Trois candidats, trois hommes, convoitent le fauteuil de maire d'Avallon. Le maire sortant, Jean-Yves Caullet, brigue un troisième mandat sous la bannière socialiste. Il s'appuie sur son bilan pour se faire réélire. Face à lui, deux nouveaux visages de la politique avallonnaise : l'ancien sous-préfet Mourad Chenaf, chef de file d'une liste divers droite et Joël Riquier, candidat du Front national.

  1. Les candidats (par ordre alphabétique)

- Jean-Yves Caullet : à 57 ans, le maire socialiste sortant brigue un troisième mandat. Également député, il a constitué une équipe renouvelée : 13 nouveaux candidats sur la liste "Citoyens solidaires pour Avallon" qui en compte 29. La benjamine est lycéenne, elle a 18 ans, le doyen en a 75. Jean-Yves Caullet s'appuie sur son bilan pour faire campagne. Il est notamment très fier d'avoir fait aboutir le contournement d'Avallon qui sera opérationnel avant la fin de l'année.

- Mourad Chenaf : ce magistrat, leader de la liste divers-droite "Ensemble construisons un avenir pour Avallon", se présente pour la première fois à une élection.
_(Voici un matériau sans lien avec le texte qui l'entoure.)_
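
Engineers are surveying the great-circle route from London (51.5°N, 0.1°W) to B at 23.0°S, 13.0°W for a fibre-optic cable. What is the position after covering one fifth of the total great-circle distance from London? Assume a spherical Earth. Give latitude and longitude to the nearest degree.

Convert each endpoint to a unit vector on the sphere (x = cos φ cos λ, y = cos φ sin λ, z = sin φ).
The central angle between the endpoints is δ = arccos(p₁·p₂) ≈ 1.315 rad (75.4°).
Interpolate at f = 1/5 with slerp weights a = sin((1−f)δ)/sin δ ≈ 0.898, b = sin(fδ)/sin δ ≈ 0.269.
p = a·p₁ + b·p₂ ≈ (0.800, -0.057, 0.598); φ = arcsin(p_z) ≈ 36.69°, λ = atan2(p_y, p_x) ≈ -4.05°.

≈ 37°N, 4°W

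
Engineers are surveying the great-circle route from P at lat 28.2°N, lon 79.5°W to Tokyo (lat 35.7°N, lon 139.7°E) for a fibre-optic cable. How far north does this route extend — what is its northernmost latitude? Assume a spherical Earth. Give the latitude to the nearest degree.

≈ 62°N

The great circle lies in the plane with unit normal n̂ = (p₁ × p₂)/|p₁ × p₂|.
Here n̂_z ≈ -0.471; the vertex latitude is φ_max = arccos|n̂_z| ≈ 61.9°.
Check via Clairaut: cos φ_max = |cos φ₁| · sin C = cos(28.2°)·sin(32.3°) ≈ 0.471, again giving ≈ 61.9°.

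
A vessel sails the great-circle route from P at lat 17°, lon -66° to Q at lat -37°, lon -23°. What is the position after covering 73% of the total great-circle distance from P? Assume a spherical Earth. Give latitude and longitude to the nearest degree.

≈ lat -23°, lon -37°

The haversine formula gives a central angle δ ≈ 1.178 rad (67.5°) between the endpoints.
Interpolate at f = 0.73 with slerp weights a = sin((1−f)δ)/sin δ ≈ 0.339, b = sin(fδ)/sin δ ≈ 0.820.
p = a·p₁ + b·p₂ ≈ (0.735, -0.552, -0.395); φ = arcsin(p_z) ≈ -23.25°, λ = atan2(p_y, p_x) ≈ -36.90°.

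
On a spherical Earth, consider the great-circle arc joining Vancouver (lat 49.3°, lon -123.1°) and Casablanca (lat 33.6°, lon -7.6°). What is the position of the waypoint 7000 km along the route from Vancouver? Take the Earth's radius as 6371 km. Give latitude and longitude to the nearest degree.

The haversine formula gives a central angle δ ≈ 1.384 rad (79.3°) between the endpoints. The total great-circle distance is δ·R ≈ 1.384 × 6371 ≈ 8817 km, so the target fraction is f = 7000/8817 ≈ 0.794.
Interpolate at f ≈ 0.794 with slerp weights a = sin((1−f)δ)/sin δ ≈ 0.286, b = sin(fδ)/sin δ ≈ 0.906.
p = a·p₁ + b·p₂ ≈ (0.646, -0.256, 0.719); φ = arcsin(p_z) ≈ 45.95°, λ = atan2(p_y, p_x) ≈ -21.63°.

≈ lat 46°, lon -22°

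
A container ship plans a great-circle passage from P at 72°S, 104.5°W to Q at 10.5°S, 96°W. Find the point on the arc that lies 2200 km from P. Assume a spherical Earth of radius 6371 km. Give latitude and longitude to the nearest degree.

≈ 52°S, 99°W

Convert each endpoint to a unit vector on the sphere (x = cos φ cos λ, y = cos φ sin λ, z = sin φ).
The central angle between the endpoints is δ = arccos(p₁·p₂) ≈ 1.077 rad (61.7°). The total great-circle distance is δ·R ≈ 1.077 × 6371 ≈ 6863 km, so the target fraction is f = 2200/6863 ≈ 0.321.
Interpolate at f ≈ 0.321 with slerp weights a = sin((1−f)δ)/sin δ ≈ 0.759, b = sin(fδ)/sin δ ≈ 0.384.
p = a·p₁ + b·p₂ ≈ (-0.098, -0.603, -0.792); φ = arcsin(p_z) ≈ -52.35°, λ = atan2(p_y, p_x) ≈ -99.25°.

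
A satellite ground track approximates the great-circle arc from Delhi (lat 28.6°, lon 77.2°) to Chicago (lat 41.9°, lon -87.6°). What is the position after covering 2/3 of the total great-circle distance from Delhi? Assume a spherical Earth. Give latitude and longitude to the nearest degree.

≈ lat 75°, lon -55°

From cos δ = sin φ₁ sin φ₂ + cos φ₁ cos φ₂ cos Δλ, the central angle is δ ≈ 1.887 rad (108.1°).
Interpolate at f = 2/3 with slerp weights a = sin((1−f)δ)/sin δ ≈ 0.619, b = sin(fδ)/sin δ ≈ 1.001.
p = a·p₁ + b·p₂ ≈ (0.152, -0.214, 0.965); φ = arcsin(p_z) ≈ 74.77°, λ = atan2(p_y, p_x) ≈ -54.75°.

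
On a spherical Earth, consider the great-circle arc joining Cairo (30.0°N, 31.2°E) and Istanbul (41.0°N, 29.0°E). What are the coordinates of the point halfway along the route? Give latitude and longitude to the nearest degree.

From cos δ = sin φ₁ sin φ₂ + cos φ₁ cos φ₂ cos Δλ, the central angle is δ ≈ 0.194 rad (11.1°).
Interpolate at f = 1/2 with slerp weights a = sin((1−f)δ)/sin δ ≈ 0.502, b = sin(fδ)/sin δ ≈ 0.502.
p = a·p₁ + b·p₂ ≈ (0.704, 0.409, 0.581); φ = arcsin(p_z) ≈ 35.50°, λ = atan2(p_y, p_x) ≈ 30.18°.

≈ 36°N, 30°E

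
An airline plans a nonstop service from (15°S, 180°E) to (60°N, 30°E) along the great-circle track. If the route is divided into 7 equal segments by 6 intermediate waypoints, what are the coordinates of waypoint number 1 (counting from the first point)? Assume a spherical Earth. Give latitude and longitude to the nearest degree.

≈ (3°N, 174°E)

Write both endpoints as unit vectors p₁, p₂ with components (cos φ cos λ, cos φ sin λ, sin φ).
The central angle between the endpoints is δ = arccos(p₁·p₂) ≈ 2.268 rad (130.0°).
Interpolate at f = 1/7 with slerp weights a = sin((1−f)δ)/sin δ ≈ 1.215, b = sin(fδ)/sin δ ≈ 0.415.
p = a·p₁ + b·p₂ ≈ (-0.994, 0.104, 0.045); φ = arcsin(p_z) ≈ 2.60°, λ = atan2(p_y, p_x) ≈ 174.03°.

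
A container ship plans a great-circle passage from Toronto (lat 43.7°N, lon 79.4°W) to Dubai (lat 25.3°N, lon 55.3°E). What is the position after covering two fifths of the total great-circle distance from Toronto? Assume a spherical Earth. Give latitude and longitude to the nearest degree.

≈ lat 62°N, lon 17°W

From cos δ = sin φ₁ sin φ₂ + cos φ₁ cos φ₂ cos Δλ, the central angle is δ ≈ 1.736 rad (99.5°).
Interpolate at f = 2/5 with slerp weights a = sin((1−f)δ)/sin δ ≈ 0.875, b = sin(fδ)/sin δ ≈ 0.649.
p = a·p₁ + b·p₂ ≈ (0.450, -0.140, 0.882); φ = arcsin(p_z) ≈ 61.87°, λ = atan2(p_y, p_x) ≈ -17.23°.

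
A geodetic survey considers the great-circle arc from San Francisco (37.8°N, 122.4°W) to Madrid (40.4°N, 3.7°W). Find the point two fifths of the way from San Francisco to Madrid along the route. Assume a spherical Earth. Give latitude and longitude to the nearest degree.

≈ (57°N, 80°W)

Write both endpoints as unit vectors p₁, p₂ with components (cos φ cos λ, cos φ sin λ, sin φ).
The central angle between the endpoints is δ = arccos(p₁·p₂) ≈ 1.462 rad (83.8°).
Interpolate at f = 2/5 with slerp weights a = sin((1−f)δ)/sin δ ≈ 0.774, b = sin(fδ)/sin δ ≈ 0.555.
p = a·p₁ + b·p₂ ≈ (0.095, -0.543, 0.834); φ = arcsin(p_z) ≈ 56.52°, λ = atan2(p_y, p_x) ≈ -80.13°.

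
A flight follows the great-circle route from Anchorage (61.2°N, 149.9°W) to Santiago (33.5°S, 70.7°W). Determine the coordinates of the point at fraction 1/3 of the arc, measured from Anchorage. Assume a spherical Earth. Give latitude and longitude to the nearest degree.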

Sans étiquette, celui qui a été sous-préfet d'Avallon de 2008 à 2011, attaque régulièrement le maire PS sortant sur son bilan et joue la carte de la proximité. Mourad Chenaf estime que Jean-Yves Caullet n'est pas assez présent dans sa commune, appelé souvent à Paris pour son mandat de député.
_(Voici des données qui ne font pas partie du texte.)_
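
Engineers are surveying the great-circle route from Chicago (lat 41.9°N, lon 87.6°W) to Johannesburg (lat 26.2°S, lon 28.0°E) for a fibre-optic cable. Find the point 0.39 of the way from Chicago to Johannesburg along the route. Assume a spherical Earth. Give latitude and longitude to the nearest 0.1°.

Write both endpoints as unit vectors p₁, p₂ with components (cos φ cos λ, cos φ sin λ, sin φ).
The central angle between the endpoints is δ = arccos(p₁·p₂) ≈ 2.194 rad (125.7°).
Interpolate at f = 0.39 with slerp weights a = sin((1−f)δ)/sin δ ≈ 1.198, b = sin(fδ)/sin δ ≈ 0.930.
p = a·p₁ + b·p₂ ≈ (0.774, -0.499, 0.390); φ = arcsin(p_z) ≈ 22.94°, λ = atan2(p_y, p_x) ≈ -32.84°.

≈ lat 22.9°N, lon 32.8°W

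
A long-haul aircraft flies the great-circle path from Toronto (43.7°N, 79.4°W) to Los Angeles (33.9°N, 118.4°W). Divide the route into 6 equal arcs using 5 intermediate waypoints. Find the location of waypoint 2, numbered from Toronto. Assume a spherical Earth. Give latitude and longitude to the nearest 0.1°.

Write both endpoints as unit vectors p₁, p₂ with components (cos φ cos λ, cos φ sin λ, sin φ).
The central angle between the endpoints is δ = arccos(p₁·p₂) ≈ 0.552 rad (31.6°).
Interpolate at f = 2/6 with slerp weights a = sin((1−f)δ)/sin δ ≈ 0.686, b = sin(fδ)/sin δ ≈ 0.349.
p = a·p₁ + b·p₂ ≈ (-0.046, -0.742, 0.669); φ = arcsin(p_z) ≈ 41.95°, λ = atan2(p_y, p_x) ≈ -93.58°.

≈ (42.0°N, 93.6°W)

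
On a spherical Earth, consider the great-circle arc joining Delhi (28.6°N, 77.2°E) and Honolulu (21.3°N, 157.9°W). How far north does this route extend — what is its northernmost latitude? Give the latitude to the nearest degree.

≈ 45°N

The great circle lies in the plane with unit normal n̂ = (p₁ × p₂)/|p₁ × p₂|.
Here n̂_z ≈ +0.702; the vertex latitude is φ_max = arccos|n̂_z| ≈ 45.4°.
Check via Clairaut: cos φ_max = |cos φ₁| · sin C = cos(28.6°)·sin(53.1°) ≈ 0.702, again giving ≈ 45.4°.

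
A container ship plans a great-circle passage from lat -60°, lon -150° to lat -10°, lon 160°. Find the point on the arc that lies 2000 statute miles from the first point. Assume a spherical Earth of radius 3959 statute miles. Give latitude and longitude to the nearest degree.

≈ lat -39°, lon 178°

Write both endpoints as unit vectors p₁, p₂ with components (cos φ cos λ, cos φ sin λ, sin φ).
The central angle between the endpoints is δ = arccos(p₁·p₂) ≈ 1.085 rad (62.2°). The total great-circle distance is δ·R ≈ 1.085 × 3959 ≈ 4296 mi, so the target fraction is f = 2000/4296 ≈ 0.466.
Interpolate at f ≈ 0.466 with slerp weights a = sin((1−f)δ)/sin δ ≈ 0.620, b = sin(fδ)/sin δ ≈ 0.547.
p = a·p₁ + b·p₂ ≈ (-0.775, 0.029, -0.632); φ = arcsin(p_z) ≈ -39.17°, λ = atan2(p_y, p_x) ≈ 177.82°.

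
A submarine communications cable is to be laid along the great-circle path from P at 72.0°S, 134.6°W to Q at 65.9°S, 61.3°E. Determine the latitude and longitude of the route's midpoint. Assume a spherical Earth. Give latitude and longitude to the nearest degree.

≈ 86°S, 99°E

The haversine formula gives a central angle δ ≈ 0.728 rad (41.7°) between the endpoints.
Interpolate at f = 1/2 with slerp weights a = sin((1−f)δ)/sin δ ≈ 0.535, b = sin(fδ)/sin δ ≈ 0.535.
p = a·p₁ + b·p₂ ≈ (-0.011, 0.074, -0.997); φ = arcsin(p_z) ≈ -85.71°, λ = atan2(p_y, p_x) ≈ 98.60°.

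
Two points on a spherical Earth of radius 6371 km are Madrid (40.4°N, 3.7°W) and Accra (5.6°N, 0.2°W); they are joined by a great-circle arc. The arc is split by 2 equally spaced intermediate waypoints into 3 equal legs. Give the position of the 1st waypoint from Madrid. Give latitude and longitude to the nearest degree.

Convert each endpoint to a unit vector on the sphere (x = cos φ cos λ, y = cos φ sin λ, z = sin φ).
The central angle between the endpoints is δ = arccos(p₁·p₂) ≈ 0.610 rad (34.9°).
Interpolate at f = 1/3 with slerp weights a = sin((1−f)δ)/sin δ ≈ 0.690, b = sin(fδ)/sin δ ≈ 0.352.
p = a·p₁ + b·p₂ ≈ (0.876, -0.035, 0.482); φ = arcsin(p_z) ≈ 28.81°, λ = atan2(p_y, p_x) ≈ -2.30°.

≈ (29°N, 2°W)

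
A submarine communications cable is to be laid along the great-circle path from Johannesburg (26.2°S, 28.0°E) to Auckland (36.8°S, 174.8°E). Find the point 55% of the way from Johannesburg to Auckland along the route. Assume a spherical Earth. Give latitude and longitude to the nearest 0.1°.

≈ 65.3°S, 103.5°E

The haversine formula gives a central angle δ ≈ 1.914 rad (109.7°) between the endpoints.
Interpolate at f = 0.55 with slerp weights a = sin((1−f)δ)/sin δ ≈ 0.806, b = sin(fδ)/sin δ ≈ 0.923.
p = a·p₁ + b·p₂ ≈ (-0.097, 0.406, -0.908); φ = arcsin(p_z) ≈ -65.30°, λ = atan2(p_y, p_x) ≈ 103.48°.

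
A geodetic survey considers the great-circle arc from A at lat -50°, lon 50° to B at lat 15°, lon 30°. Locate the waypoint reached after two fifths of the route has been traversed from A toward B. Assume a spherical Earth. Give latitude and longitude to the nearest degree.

≈ lat -24°, lon 40°

Write both endpoints as unit vectors p₁, p₂ with components (cos φ cos λ, cos φ sin λ, sin φ).
The central angle between the endpoints is δ = arccos(p₁·p₂) ≈ 1.175 rad (67.3°).
Interpolate at f = 2/5 with slerp weights a = sin((1−f)δ)/sin δ ≈ 0.702, b = sin(fδ)/sin δ ≈ 0.491.
p = a·p₁ + b·p₂ ≈ (0.701, 0.583, -0.411); φ = arcsin(p_z) ≈ -24.27°, λ = atan2(p_y, p_x) ≈ 39.75°.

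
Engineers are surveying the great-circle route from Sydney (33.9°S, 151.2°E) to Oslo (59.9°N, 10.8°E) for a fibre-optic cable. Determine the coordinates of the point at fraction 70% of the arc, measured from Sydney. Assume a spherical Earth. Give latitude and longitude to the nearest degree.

Convert each endpoint to a unit vector on the sphere (x = cos φ cos λ, y = cos φ sin λ, z = sin φ).
The central angle between the endpoints is δ = arccos(p₁·p₂) ≈ 2.504 rad (143.4°).
Interpolate at f = 0.70 with slerp weights a = sin((1−f)δ)/sin δ ≈ 1.146, b = sin(fδ)/sin δ ≈ 1.651.
p = a·p₁ + b·p₂ ≈ (-0.020, 0.613, 0.790); φ = arcsin(p_z) ≈ 52.15°, λ = atan2(p_y, p_x) ≈ 91.86°.

≈ (52°N, 92°E)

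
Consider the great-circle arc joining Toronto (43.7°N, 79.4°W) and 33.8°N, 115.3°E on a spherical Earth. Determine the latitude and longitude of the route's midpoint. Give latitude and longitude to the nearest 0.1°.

From cos δ = sin φ₁ sin φ₂ + cos φ₁ cos φ₂ cos Δλ, the central angle is δ ≈ 1.769 rad (101.3°).
Interpolate at f = 1/2 with slerp weights a = sin((1−f)δ)/sin δ ≈ 0.789, b = sin(fδ)/sin δ ≈ 0.789.
p = a·p₁ + b·p₂ ≈ (-0.175, 0.032, 0.984); φ = arcsin(p_z) ≈ 79.74°, λ = atan2(p_y, p_x) ≈ 169.63°.

≈ 79.7°N, 169.6°E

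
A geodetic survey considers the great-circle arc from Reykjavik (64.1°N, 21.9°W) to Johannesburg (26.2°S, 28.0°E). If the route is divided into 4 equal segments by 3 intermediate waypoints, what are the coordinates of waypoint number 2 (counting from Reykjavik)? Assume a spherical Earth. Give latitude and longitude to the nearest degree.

The haversine formula gives a central angle δ ≈ 1.716 rad (98.3°) between the endpoints.
Interpolate at f = 2/4 with slerp weights a = sin((1−f)δ)/sin δ ≈ 0.765, b = sin(fδ)/sin δ ≈ 0.765.
p = a·p₁ + b·p₂ ≈ (0.916, 0.198, 0.350); φ = arcsin(p_z) ≈ 20.50°, λ = atan2(p_y, p_x) ≈ 12.17°.

≈ 21°N, 12°E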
- Joël Riquier : c'est la première fois qu'un candidat du Front national se présente à des municipales à Avallon. Joël Riquier n'est pas un inconnu. Cet ancien libraire avallonnais était déjà présent sur une liste en 2001, mais sous l'étiquette RPR. Son principal cheval de bataille : redynamiser le commerce de centre-ville. Il conduit la liste "Rassemblement Bleu Marine pour Avallon".
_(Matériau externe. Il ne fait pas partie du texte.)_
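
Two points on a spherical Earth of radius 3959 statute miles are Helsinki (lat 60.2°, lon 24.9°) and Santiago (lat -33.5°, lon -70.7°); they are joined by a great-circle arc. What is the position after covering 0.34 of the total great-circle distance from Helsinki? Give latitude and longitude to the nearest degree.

≈ lat 35°, lon -27°

Write both endpoints as unit vectors p₁, p₂ with components (cos φ cos λ, cos φ sin λ, sin φ).
The central angle between the endpoints is δ = arccos(p₁·p₂) ≈ 2.117 rad (121.3°).
Interpolate at f = 0.34 with slerp weights a = sin((1−f)δ)/sin δ ≈ 1.153, b = sin(fδ)/sin δ ≈ 0.771.
p = a·p₁ + b·p₂ ≈ (0.732, -0.366, 0.574); φ = arcsin(p_z) ≈ 35.06°, λ = atan2(p_y, p_x) ≈ -26.56°.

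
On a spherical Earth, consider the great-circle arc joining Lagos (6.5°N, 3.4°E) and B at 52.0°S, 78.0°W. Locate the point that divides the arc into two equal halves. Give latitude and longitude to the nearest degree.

From cos δ = sin φ₁ sin φ₂ + cos φ₁ cos φ₂ cos Δλ, the central angle is δ ≈ 1.569 rad (89.9°).
Interpolate at f = 1/2 with slerp weights a = sin((1−f)δ)/sin δ ≈ 0.706, b = sin(fδ)/sin δ ≈ 0.706.
p = a·p₁ + b·p₂ ≈ (0.791, -0.384, -0.477); φ = arcsin(p_z) ≈ -28.46°, λ = atan2(p_y, p_x) ≈ -25.88°.

≈ 28°S, 26°W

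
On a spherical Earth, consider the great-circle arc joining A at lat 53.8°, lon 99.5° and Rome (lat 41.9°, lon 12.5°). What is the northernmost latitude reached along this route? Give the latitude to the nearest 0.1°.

≈ 57.9°

The great circle lies in the plane with unit normal n̂ = (p₁ × p₂)/|p₁ × p₂|.
Here n̂_z ≈ -0.531; the vertex latitude is φ_max = arccos|n̂_z| ≈ 57.9°.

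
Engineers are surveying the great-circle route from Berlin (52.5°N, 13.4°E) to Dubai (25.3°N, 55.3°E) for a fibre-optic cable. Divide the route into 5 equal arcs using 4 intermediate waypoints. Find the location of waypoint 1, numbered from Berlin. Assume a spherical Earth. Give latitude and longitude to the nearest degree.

Write both endpoints as unit vectors p₁, p₂ with components (cos φ cos λ, cos φ sin λ, sin φ).
The central angle between the endpoints is δ = arccos(p₁·p₂) ≈ 0.725 rad (41.5°).
Interpolate at f = 1/5 with slerp weights a = sin((1−f)δ)/sin δ ≈ 0.826, b = sin(fδ)/sin δ ≈ 0.218.
p = a·p₁ + b·p₂ ≈ (0.602, 0.279, 0.749); φ = arcsin(p_z) ≈ 48.48°, λ = atan2(p_y, p_x) ≈ 24.85°.

≈ (48°N, 25°E)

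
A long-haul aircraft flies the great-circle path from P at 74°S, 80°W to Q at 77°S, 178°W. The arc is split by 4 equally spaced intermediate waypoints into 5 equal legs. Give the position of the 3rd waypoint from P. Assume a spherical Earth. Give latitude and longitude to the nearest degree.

≈ 81°S, 135°W

From cos δ = sin φ₁ sin φ₂ + cos φ₁ cos φ₂ cos Δλ, the central angle is δ ≈ 0.382 rad (21.9°).
Interpolate at f = 3/5 with slerp weights a = sin((1−f)δ)/sin δ ≈ 0.408, b = sin(fδ)/sin δ ≈ 0.609.
p = a·p₁ + b·p₂ ≈ (-0.117, -0.116, -0.986); φ = arcsin(p_z) ≈ -80.51°, λ = atan2(p_y, p_x) ≈ -135.46°.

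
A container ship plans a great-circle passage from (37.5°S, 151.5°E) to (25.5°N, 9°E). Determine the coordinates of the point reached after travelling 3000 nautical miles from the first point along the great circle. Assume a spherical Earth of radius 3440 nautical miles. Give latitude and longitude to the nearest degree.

≈ (30°S, 91°E)

Write both endpoints as unit vectors p₁, p₂ with components (cos φ cos λ, cos φ sin λ, sin φ).
The central angle between the endpoints is δ = arccos(p₁·p₂) ≈ 2.550 rad (146.1°). The total great-circle distance is δ·R ≈ 2.550 × 3440 ≈ 8773 nmi, so the target fraction is f = 3000/8773 ≈ 0.342.
Interpolate at f ≈ 0.342 with slerp weights a = sin((1−f)δ)/sin δ ≈ 1.783, b = sin(fδ)/sin δ ≈ 1.373.
p = a·p₁ + b·p₂ ≈ (-0.019, 0.869, -0.494); φ = arcsin(p_z) ≈ -29.63°, λ = atan2(p_y, p_x) ≈ 91.26°.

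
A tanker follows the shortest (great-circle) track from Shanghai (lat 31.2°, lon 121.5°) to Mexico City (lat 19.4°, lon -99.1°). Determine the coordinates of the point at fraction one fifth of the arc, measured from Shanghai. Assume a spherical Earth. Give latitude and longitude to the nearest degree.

≈ lat 46°, lon 144°

Write both endpoints as unit vectors p₁, p₂ with components (cos φ cos λ, cos φ sin λ, sin φ).
The central angle between the endpoints is δ = arccos(p₁·p₂) ≈ 2.027 rad (116.1°).
Interpolate at f = 1/5 with slerp weights a = sin((1−f)δ)/sin δ ≈ 1.112, b = sin(fδ)/sin δ ≈ 0.439.
p = a·p₁ + b·p₂ ≈ (-0.563, 0.402, 0.722); φ = arcsin(p_z) ≈ 46.24°, λ = atan2(p_y, p_x) ≈ 144.45°.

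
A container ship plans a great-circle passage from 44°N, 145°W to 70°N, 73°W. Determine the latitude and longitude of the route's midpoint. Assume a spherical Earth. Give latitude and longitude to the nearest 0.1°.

From cos δ = sin φ₁ sin φ₂ + cos φ₁ cos φ₂ cos Δλ, the central angle is δ ≈ 0.754 rad (43.2°).
Interpolate at f = 1/2 with slerp weights a = sin((1−f)δ)/sin δ ≈ 0.538, b = sin(fδ)/sin δ ≈ 0.538.
p = a·p₁ + b·p₂ ≈ (-0.263, -0.398, 0.879); φ = arcsin(p_z) ≈ 61.51°, λ = atan2(p_y, p_x) ≈ -123.48°.

≈ 61.5°N, 123.5°W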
  1. Les sujets chauds de la campagne

La fiscalité locale. C'est l'un des grands thèmes de la campagne. Les deux adversaires du maire sortant estiment que les Avallonnais croulent sous les impôts locaux. Le candidat sans étiquette Mourad Chenaf parle même de "matraquage fiscal" sur son site internet. Les deux candidats veulent les faire baisser de 15%. De son côté, le maire sortant se félicite d'avoir stabilisé les taux d'imposition depuis deux ans. Et Jean-Yves Caullet s'engage à ne pas les augmenter cette année encore. L'emploi. Avallon perd ses jeunes. Les emplois à pourvoir sont pour beaucoup non qualifiés. Le cheval de bataille partagé par les trois candidats à la mairie, c'est d'attirer des entreprises à forte valeur ajoutée. Par ricochet, cela permettrait de faire revenir à Avallon les jeunes diplômés. Le logement. La ville souffre d'un déficit de logements. Le maire sortant, Jean-Yves Caullet, annonce une nouvelle offre dans le quartier de la gare. Il se félicite du programme de rénovation urbaine mené dans le quartier de la Morlande et annonce qu'il favorisera la réhabilitation de l'habitat ancien en centre-ville. Redynamiser le centre, c'est un des mots d'ordre de ses adversaires aux municipales. Le candidat frontiste, Joël Riquier estime par exemple que ça passe par un coup de pouce aux commerçants.

  1. Les enjeux

La ville perd des habitants. Avallon comptait 8.200 habitants en 1999 contre 7.200 aujourd'hui. La commune a perdu un millier d'habitants ces quinze dernières années. La question de l'attractivité démographique et économique de la ville est donc posée. Y-aura-t-il un second tour ? Le maire PS sortant aura sans doute du mal à renouveler sa prouesse de 2008. Jean-Yves Caullet avait été élu dès le premier tour avec 66% des voix. Il avait alors un seul candidat en face de lui, Jean-Yves Jourdain, chef de file d'une liste majorité-centristes. Pour autant, les pronostics sont favorables à Jean-Yves Caullet. Il a face à lui un candidat divers-droite, Mourad Chenaf, qui se présente comme le candidat de la proximité. Mais Patrick Desaint, l'autre candidat qui devait mener une liste à droite s'est vu radier des listes électorales à Avallon en janvier dernier. Et depuis, le candidat malheureux accuse Mourad Chenaf de manœuvre politique. Il appelle à voter blanc le 23 mars. Enfin, la nouvelle donne de ce scrutin, c'est l'entrée en lice d'un candidat FN, une première dans l'histoire d'Avallon. À la présidentielle de 2012, Marine Le Pen avait recueilli plus de 20% des suffrages des Avallonnais. Inutile de dire que le score de la liste de Joël Riquier sera scruté de près pour ces municipales.